Een gelovige die homoseksueel is, zal van harte willen kiezen voor een weg van seksuele onthouding, omdat de seksuele gemeenschap volgens de Bijbel voorbehouden is aan man en vrouw binnen het huwelijk. Dat is een moeilijke, maar niet een onmogelijke weg. Dat je tot diep in de kern van je persoonlijkheid homoseksueel bent, hoeft niet per se te impliceren dat je ook een seksuele relatie met een seksegenoot aangaat. Je bent vrij in hoe je omgaat met je seksualiteit. Het hebben van seksuele contacten is immers geen eerste levensbehoefte zoals eten en drinken. God geeft op het gebed door de Heilige Geest kracht om een weg van onthouding te gaan. Dat is overigens niet hetzelfde als een weg in eenzaamheid. Goede vriendschappen kunnen enorm behulpzaam zijn.”

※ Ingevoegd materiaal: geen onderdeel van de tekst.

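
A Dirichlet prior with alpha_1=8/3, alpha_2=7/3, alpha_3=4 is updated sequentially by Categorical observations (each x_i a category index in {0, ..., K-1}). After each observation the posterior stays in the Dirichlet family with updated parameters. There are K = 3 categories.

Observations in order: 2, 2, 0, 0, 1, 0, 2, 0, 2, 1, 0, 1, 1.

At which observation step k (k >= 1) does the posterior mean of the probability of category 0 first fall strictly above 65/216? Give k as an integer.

obs 1: x=2 → posterior Dirichlet(8/3, 7/3, 5)
obs 2: x=2 → posterior Dirichlet(8/3, 7/3, 6)
obs 3: x=0 → posterior Dirichlet(11/3, 7/3, 6)
obs 4: x=0 → posterior Dirichlet(14/3, 7/3, 6)
obs 5: x=1 → posterior Dirichlet(14/3, 10/3, 6)
obs 6: x=0 → posterior Dirichlet(17/3, 10/3, 6)
obs 7: x=2 → posterior Dirichlet(17/3, 10/3, 7)
obs 8: x=0 → posterior Dirichlet(20/3, 10/3, 7)
obs 9: x=2 → posterior Dirichlet(20/3, 10/3, 8)
obs 10: x=1 → posterior Dirichlet(20/3, 13/3, 8)
obs 11: x=0 → posterior Dirichlet(23/3, 13/3, 8)
obs 12: x=1 → posterior Dirichlet(23/3, 16/3, 8)
obs 13: x=1 → posterior Dirichlet(23/3, 19/3, 8)

k = 3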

Herman van Wijngaarden, medewerker van de HGJB en homo, vindt dat de kerk moet nadenken over de vraag of het geoorloofd is dat twee homoseksuelen samen in onthouding in één huis leven. Wat vindt u daarvan?

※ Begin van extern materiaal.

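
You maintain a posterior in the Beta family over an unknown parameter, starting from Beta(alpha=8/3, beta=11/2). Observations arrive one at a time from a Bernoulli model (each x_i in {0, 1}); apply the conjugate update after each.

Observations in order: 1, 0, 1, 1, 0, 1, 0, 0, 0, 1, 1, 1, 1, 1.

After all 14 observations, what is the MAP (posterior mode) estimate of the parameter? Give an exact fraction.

obs 1: x=1 → posterior Beta(11/3, 11/2)
obs 2: x=0 → posterior Beta(11/3, 13/2)
obs 3: x=1 → posterior Beta(14/3, 13/2)
obs 4: x=1 → posterior Beta(17/3, 13/2)
obs 5: x=0 → posterior Beta(17/3, 15/2)
obs 6: x=1 → posterior Beta(20/3, 15/2)
obs 7: x=0 → posterior Beta(20/3, 17/2)
obs 8: x=0 → posterior Beta(20/3, 19/2)
obs 9: x=0 → posterior Beta(20/3, 21/2)
obs 10: x=1 → posterior Beta(23/3, 21/2)
obs 11: x=1 → posterior Beta(26/3, 21/2)
obs 12: x=1 → posterior Beta(29/3, 21/2)
obs 13: x=1 → posterior Beta(32/3, 21/2)
obs 14: x=1 → posterior Beta(35/3, 21/2)

64/121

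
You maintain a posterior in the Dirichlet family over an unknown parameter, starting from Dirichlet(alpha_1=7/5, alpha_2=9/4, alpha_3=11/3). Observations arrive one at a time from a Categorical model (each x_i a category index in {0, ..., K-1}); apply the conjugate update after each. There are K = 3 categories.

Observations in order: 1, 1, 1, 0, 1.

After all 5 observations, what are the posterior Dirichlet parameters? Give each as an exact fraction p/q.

obs 1: x=1 → posterior Dirichlet(7/5, 13/4, 11/3)
obs 2: x=1 → posterior Dirichlet(7/5, 17/4, 11/3)
obs 3: x=1 → posterior Dirichlet(7/5, 21/4, 11/3)
obs 4: x=0 → posterior Dirichlet(12/5, 21/4, 11/3)
obs 5: x=1 → posterior Dirichlet(12/5, 25/4, 11/3)

alpha_1=12/5, alpha_2=25/4, alpha_3=11/3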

„Ik vind dat hier het zwaartepunt ligt bij het geweten van betreffende personen. Ze moeten goed weten waar ze aan beginnen en of ze het zichzelf niet te moeilijk maken. Ik zou pastoraal niet snel adviseren om zoiets te doen. Eerder denk ik dan aan een woongroep.”
Wat had u tijdens de hoorzitting aan de Kamerleden willen meegeven?
„Ik vind het van groot belang dat de vrijheid van godsdienst en onderwijs voluit gerespecteerd wordt en niet wordt aangetast door een ideologie die heel de Nederlandse bevolking wil onderwerpen aan een meerderheidsmoraal. Nederland dreigt het imago van progressieve intolerantie te krijgen. Ook dat is schending van mensenrechten.
Verder wil ik aangeven dat men met de botte bijl niets bereikt. Laat er geduld zijn met goede ontwikkelingen in de gereformeerde gezindte en laat de overheid geen mensenrechtenambassadeurs sturen die geen affiniteit hebben met de principia van de orthodox-gereformeerde en evangelische groeperingen.”